Hope was the last of the girls to leave. I saw her stare at Cat for what seemed like forever. What was in that look I couldn’t tell. Then she gave me a glance, as if questioning my decision.
“I’ll catch up,” I said.
Her enormous brown eyes danced back and forth between Cat and me … and then she went.
Flush and Red just stood there, not moving. Unable to move.
“What’re you waiting for?” I screamed at them. “You’ll die if you stay here.”
“We can’t leave Cat,” Flush said. His eyes were red.
“I don’t want to either, but we don’t have a choice. Now get out of here!”
Reluctantly, they grabbed hold of Twitch and ran, guiding him through the woods.

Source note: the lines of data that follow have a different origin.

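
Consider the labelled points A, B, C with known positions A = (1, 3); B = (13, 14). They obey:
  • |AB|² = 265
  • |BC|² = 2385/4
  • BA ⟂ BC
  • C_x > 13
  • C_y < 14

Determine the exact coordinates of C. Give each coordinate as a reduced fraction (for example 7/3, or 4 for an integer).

1. C_x = 59/2  [[BA ⟂ BC ⇒ -12x-11y+310=0] ∩ [|C−(13, 14)|²=2385/4]]
2. C_y = -4  [[BA ⟂ BC ⇒ -12x-11y+310=0] ∩ [|C−(13, 14)|²=2385/4]]
   so C = (59/2, -4)

C = (59/2, -4)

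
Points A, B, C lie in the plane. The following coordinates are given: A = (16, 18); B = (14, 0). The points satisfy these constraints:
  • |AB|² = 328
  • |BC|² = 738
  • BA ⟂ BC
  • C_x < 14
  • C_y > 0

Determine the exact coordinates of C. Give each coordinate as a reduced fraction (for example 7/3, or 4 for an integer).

C = (-13, 3)

1. C_x = -13  [[BA ⟂ BC ⇒ 2x+18y-28=0] ∩ [|C−(14, 0)|²=738]]
2. C_y = 3  [[BA ⟂ BC ⇒ 2x+18y-28=0] ∩ [|C−(14, 0)|²=738]]
   so C = (-13, 3)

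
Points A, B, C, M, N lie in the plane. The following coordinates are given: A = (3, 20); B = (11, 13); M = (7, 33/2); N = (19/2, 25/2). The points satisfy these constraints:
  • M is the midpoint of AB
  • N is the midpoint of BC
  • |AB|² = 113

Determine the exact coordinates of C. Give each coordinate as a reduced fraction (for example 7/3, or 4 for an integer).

C = (8, 12)

1. C_x = 8  [C = 2·N−B = 2·(19/2, 25/2)−(11, 13)]
2. C_y = 12  [C = 2·N−B = 2·(19/2, 25/2)−(11, 13)]
   so C = (8, 12)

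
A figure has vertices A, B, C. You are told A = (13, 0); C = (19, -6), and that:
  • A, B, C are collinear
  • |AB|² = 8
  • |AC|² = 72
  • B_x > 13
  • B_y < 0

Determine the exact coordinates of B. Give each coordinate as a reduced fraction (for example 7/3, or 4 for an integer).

1. B_x = 15  [[A, B, C are collinear ⇒ -6x-6y+78=0] ∩ [|B−(13, 0)|²=8]]
2. B_y = -2  [[A, B, C are collinear ⇒ -6x-6y+78=0] ∩ [|B−(13, 0)|²=8]]
   so B = (15, -2)

B = (15, -2)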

I reached down and squeezed Cat’s hand. Was it my imagination or was he trying to squeeze back? His eyes were closed, his face an unnatural shade of gray. It seemed not even remotely possible to see him this way. This was Cat—who survived a walk through the No Water, the most barren, inhospitable landscape imaginable, and lived to talk about it. Who led us up Skeleton Ridge and across the Flats and through the Brown Forest and took out the propane tank with a single bullet.
“This is just for now,” I said, choking back tears. “You haven’t seen the last of us.”

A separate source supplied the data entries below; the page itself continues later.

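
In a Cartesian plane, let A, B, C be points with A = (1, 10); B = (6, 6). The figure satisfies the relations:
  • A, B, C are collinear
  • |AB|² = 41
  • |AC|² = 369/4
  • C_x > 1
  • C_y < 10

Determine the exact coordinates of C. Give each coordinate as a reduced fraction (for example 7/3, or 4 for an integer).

1. C_x = 17/2  [[A, B, C are collinear ⇒ 4x+5y-54=0] ∩ [|C−(1, 10)|²=369/4]]
2. C_y = 4  [[A, B, C are collinear ⇒ 4x+5y-54=0] ∩ [|C−(1, 10)|²=369/4]]
   so C = (17/2, 4)

C = (17/2, 4)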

I waited as long as I dared, hoping— praying —he might respond. He didn’t.
I gave his hand a final squeeze, jumped to my feet, and dashed off into the woods, bullets chasing me like angry hornets. As I ran, tears spewed from my eyes and raced down my cheeks.
What have I done? I asked myself. What on earth have I done?

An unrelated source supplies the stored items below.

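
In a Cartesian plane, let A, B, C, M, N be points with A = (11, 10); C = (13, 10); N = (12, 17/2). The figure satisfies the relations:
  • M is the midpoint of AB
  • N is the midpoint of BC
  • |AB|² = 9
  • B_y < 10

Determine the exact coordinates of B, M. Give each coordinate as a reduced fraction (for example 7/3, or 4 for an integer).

B = (11, 7)
M = (11, 17/2)

1. B_x = 11  [B = 2·N−C = 2·(12, 17/2)−(13, 10)]
2. B_y = 7  [B = 2·N−C = 2·(12, 17/2)−(13, 10)]
   so B = (11, 7)
3. M_x = 11  [2·M = A+B = (11, 10)+(11, 7)]
4. M_y = 17/2  [2·M = A+B = (11, 10)+(11, 7)]
   so M = (11, 17/2)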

HOPE LEADS THE WAY, cutting through the deepest part of the forest. Far behind her she can see the soldiers’ headlamps bouncing through the woods, splashing tree trunks with miniature white spotlights.
They run through the night. As the sky brightens from black to gray, Hope thinks of Book, trying to reconcile these very different pictures she has of him. The one who kissed her so passionately. The one who stalks her at night. The one who’s leaving Cat behind. They’re like pieces of a puzzle that don’t quite fit.
And what’s the real reason he abandoned his friend? Could it have anything to do with jealousy?
They speed down a hill and come to a skidding stop. Below them is a raging river—all these days of rain have swollen it past its banks. Dead trees are swept downstream in a muddy froth of spewing rapids. There is no way to get across.
At that same moment, the soldiers crest the hill behind them, half a mile back. They kneel and fire. Bullets whisper overhead. Some pockmark the earth like hailstones. The Sisters and Less Thans crouch on the riverbank.
“Well?” Dozer demands. “What now?”
Hope looks into the river. It’s pure white water, pounding the rocks and cutting away at the banks. She pities anyone who falls into it.
As they’re about to do.
“As soon as you hit the water, pull your knees up to your chin,” she instructs. “Don’t try to swim—just float. Face forward and use your feet as springs.”